Possible explanations for these interstate differences include age demographics, the prevalence of preexisting medical conditions, the quality and capacity of local health care systems (including the extent to which they are strained by the pandemic), and population density, which not only makes it easier for the virus to move from person to person but may result in larger virus doses and more dangerous infections. Another factor could be the timing of each state's epidemic, since the development of more effective treatments may have improved outcomes for people infected more recently.

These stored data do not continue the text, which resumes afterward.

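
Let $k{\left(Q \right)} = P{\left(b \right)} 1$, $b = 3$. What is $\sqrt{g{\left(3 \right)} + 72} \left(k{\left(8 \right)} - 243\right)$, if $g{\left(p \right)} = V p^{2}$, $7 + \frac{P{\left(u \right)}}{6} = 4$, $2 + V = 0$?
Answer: $- 783 \sqrt{6} \approx -1918.0$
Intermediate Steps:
$V = -2$ ($V = -2 + 0 = -2$)
$P{\left(u \right)} = -18$ ($P{\left(u \right)} = -42 + 6 \cdot 4 = -42 + 24 = -18$)
$k{\left(Q \right)} = -18$ ($k{\left(Q \right)} = \left(-18\right) 1 = -18$)
$g{\left(p \right)} = - 2 p^{2}$
$\sqrt{g{\left(3 \right)} + 72} \left(k{\left(8 \right)} - 243\right) = \sqrt{- 2 \cdot 3^{2} + 72} \left(-18 - 243\right) = \sqrt{\left(-2\right) 9 + 72} \left(-18 - 243\right) = \sqrt{-18 + 72} \left(-261\right) = \sqrt{54} \left(-261\right) = 3 \sqrt{6} \left(-261\right) = - 783 \sqrt{6}$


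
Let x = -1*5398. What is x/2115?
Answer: -5398/2115 ≈ -2.5522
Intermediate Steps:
x = -5398
x/2115 = -5398/2115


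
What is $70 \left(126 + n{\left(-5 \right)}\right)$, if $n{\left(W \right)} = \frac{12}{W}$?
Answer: $8652$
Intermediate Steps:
$70 \left(126 + n{\left(-5 \right)}\right) = 70 \left(126 + \frac{12}{-5}\right) = 70 \left(126 + 12 \left(- \frac{1}{5}\right)\right) = 70 \left(126 - \frac{12}{5}\right) = 70 \cdot \frac{618}{5} = 8652$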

Based on samples drawn in July, the CDC estimated that 1.6 million people had been infected in Texas by mid-August. Combined with the contemporaneous death count, that implied an IFR of about 0.66 percent—very close to the CDC's nationwide estimate. The gap between that implied IFR and the one suggested by the University of Texas at Austin model may be partly due to differences in methodology: The CDC estimated the number of infections based on the prevalence of antibodies in blood samples, while the new estimate is based on a less direct (although perhaps more representative) approach. But the difference may also reflect factors that have made COVID-19 less deadly over time, including a younger, healthier mix of patients and improved treatment.
In addition to the interstate differences, the lethality of COVID-19 varies dramatically by age group. According to the CDC's most recent national estimates, for example, the IFR for people in their 70s (5.4 percent) is 1,800 times as high as the IFR for people 19 or younger (0.003 percent). The CDC's IFR estimate is 0.02 percent for 20-to-49-year-olds and 0.5 percent for 50-to-69-year-olds.
[This post has been revised to correct the comparison with the seasonal flu.]